İnsanların,hayvanların,bitkilerin evrende bulunan bütün canlıların yaşam hakkına sahip olduğunu biliyoruz. Bu duruma uymasak da bu böyledir. Uymamaktan kastım,halkın istemediği halde ülke yöneticilerinin savaşa bütün halkı sürükleyip hakın, elinde olmayan sebepler uğruna canını vermesi. Ya da makyaj malzemeleri,parfümlerin ilk deneklerinin canlı hayvanlar olması,bu asla onları seçimi değilken yaşam hakkının elinden alınmasıdır. Veya sırf süt vermediği için öldürülen inekler,sebebi de ineğin besin tükettiği fakat besin vermediği için şirketlerin zarara uğraması. Peki ya bunlar mantıklı olabilir mi? Yani bu kadar kolay mı bir canlının yaşam hakkını elinden almak. Konu sağlığa geldiğinde de bu durum böyledir.Bir insanın sağlığı ile oynamak onun yaşam hakkını riske atmaktır.
Her gün artan nüfusla beraber yaşadığımız pek çok problem gibi gıda yetmezliği de baş gösteriyor. Hepimiz kendimize mutlaka şunu sormuşuzdur:”Bu koca dünyada ki bu kısıtlı yiyecekler hepimize yetecek mi?” Üretimin bu denli azalıp aynı şekilde tüketimin de bu denli arttığı dünyada gıda sorunları yaşayacağımız reddedilemez bir gerçektir .Bugün bile bu sorunlar baş gösterirken gelecekte oluşacak sorunları hayal etmek de çok zor olmayacaktır. Peki ya GDO’lu (Genetiği Değiştirilmiş Organizma) ürünler bu gıda yetmezliğini çözebilecek mi? Üretimi doğal ürün üretimine nazaran oldukça basittir. Fiyatı da doğal üretim olan meyve veya sebzelere nazaran daha azdır .
Aynı zamanda meyve veya sebzeleri her mevsim tüketebiliriz. Oldukça fazla olumlu yönü var o zaman neden sadece GDO’lu ürünler tüketmiyoruz dersek işte orada patlak veriyor. Evet,kısa vadede hem hesaplı hem tercihlerimizi istediğimiz zaman tüketebileceğimiz GDO’lu besinler oldukça mantıklı geliyor.

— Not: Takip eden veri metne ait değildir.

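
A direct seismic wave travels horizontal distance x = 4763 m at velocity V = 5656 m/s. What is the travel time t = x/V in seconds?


t = x / V
= 4763 / 5656
= 0.8421 s

0.8421


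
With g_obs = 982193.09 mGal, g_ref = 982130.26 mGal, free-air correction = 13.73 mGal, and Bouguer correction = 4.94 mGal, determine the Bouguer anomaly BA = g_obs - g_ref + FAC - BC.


BA = g_obs - g_ref + FAC - BC
= 982193.09 - 982130.26 + 13.73 - 4.94
= 71.62 mGal

71.62


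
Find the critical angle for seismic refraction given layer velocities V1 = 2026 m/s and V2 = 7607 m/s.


V1/V2 = 2026/7607 = 0.266334
theta_c = arcsin(0.266334) = 15.4462 degrees

15.4462


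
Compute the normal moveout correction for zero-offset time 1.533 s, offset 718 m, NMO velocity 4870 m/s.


x/Vnmo = 718/4870 = 0.147433
(x/Vnmo)^2 = 0.021737
t0^2 = 2.350089
sqrt(2.350089 + 0.021737) = 1.540073
dt = 1.540073 - 1.533 = 0.007073

0.007073


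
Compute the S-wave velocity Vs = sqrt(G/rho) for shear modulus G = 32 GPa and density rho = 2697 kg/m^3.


Convert G to Pa: G = 32e9 Pa
Compute G/rho = 32e9 / 2697 = 11865035.2243
Vs = sqrt(11865035.2243) = 3444.57 m/s

3444.57


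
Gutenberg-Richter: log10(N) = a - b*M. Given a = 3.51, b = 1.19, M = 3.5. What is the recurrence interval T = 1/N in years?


log10(N) = 3.51 - 1.19*3.5 = -0.655
N = 10^-0.655 = 0.221309
T = 1/N = 1/0.221309 = 4.5186 years

4.5186


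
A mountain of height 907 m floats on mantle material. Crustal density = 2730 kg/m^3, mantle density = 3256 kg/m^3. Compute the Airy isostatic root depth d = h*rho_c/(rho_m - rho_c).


rho_m - rho_c = 3256 - 2730 = 526
d = 907 * 2730 / 526
= 2476110 / 526
= 4707.43 m

4707.43


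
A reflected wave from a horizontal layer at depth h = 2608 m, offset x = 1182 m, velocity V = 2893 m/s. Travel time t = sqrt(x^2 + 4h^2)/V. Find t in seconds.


x^2 + 4h^2 = 1182^2 + 4*2608^2 = 1397124 + 27206656 = 28603780
sqrt(28603780) = 5348.2502
t = 5348.2502 / 2893 = 1.8487 s

1.8487


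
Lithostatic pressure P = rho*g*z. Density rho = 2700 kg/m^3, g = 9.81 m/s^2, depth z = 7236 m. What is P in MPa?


P = rho * g * z / 1e6
= 2700 * 9.81 * 7236 / 1e6
= 191659932.0 / 1e6
= 191.6599 MPa

191.6599


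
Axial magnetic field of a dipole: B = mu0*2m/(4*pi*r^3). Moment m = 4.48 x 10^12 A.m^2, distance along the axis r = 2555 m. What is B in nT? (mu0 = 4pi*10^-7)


m = 4.48 x 10^12 = 4480000000000 A.m^2
2m = 8960000000000 A.m^2
r^3 = 2555^3 = 16679103875
B = (4pi*10^-7) * 8960000000000 / (4*pi * 16679103875) * 1e9
= 11259468.070466 / 209595800808.64 * 1e9
= 53719.9125 nT

53719.9125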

GDO’lu tarımsal üretim daha fazla verim, daha çok gelir düşüncesi hedeflenerek benimsenmiştir. Bu üretimin %50’lik kısmı ABD’de oluşmaktadır. Örneğin 1998 yılında GDO’lu üretim sonucu gıda miktarı 6 katına çıkmıştır. Peki ya bunları kazanırken ne kaybediyoruz? Sağlığımızı asla geri getiremeyeceğimiz sağlığımızdan üç beş kuruş için vazgeçiyoruz. En fazla ne olabilir ki?(!) Yiyecekleri tatlandırmak için bol miktarda kullanılan tatlandırıcılar,aşırı miktarda kullanılan şekerler en iyi ihtimalle şeker hastalığına hatta daha kötülerini yol açıyor. Bunlara karşın vurulan iğneler bile uzun vadede yeni bir hastalığa yol açıyor.
Bir elmayı,portakalı dalından koparıldığı ve bütün vitaminleriyle tüketmek yerine GDO’lu ürünlere yöneliyoruz. Çoğu zaman doğal ürünlerin çok daha pahalı olması da bu durumu elbette tetikliyor.Peki ya bunun yerine doğal üretim sayısını ve çiftçilere verilen ücretleri arttırıp onları bu işe teşvik etmek çok mu zor? Sadece her zaman kolay olanı seçiyoruz. İleride bu seçimlerimizin işlerimizi kolaylaştırıp kolaylaştırmayacağı meçhul.
Oldukça azalan doğal besinlerin zaman içinde tamamen tükenmesi,GDO’lu ürünlerin de yeterli gelemediği ve ömrümüzü kısalttığı göz önünde bulundurulursa açlık ve kıtlık kaçınılmaz. Her şeyi olduğu gibi en doğal haliyle kullanmak kendimize ve geleceğimize yapabileceğimiz en büyük yatırımdır. Elimizdekiler tükenmeden kıymetini bilirsek elimizdekileri kaybetmeyiz.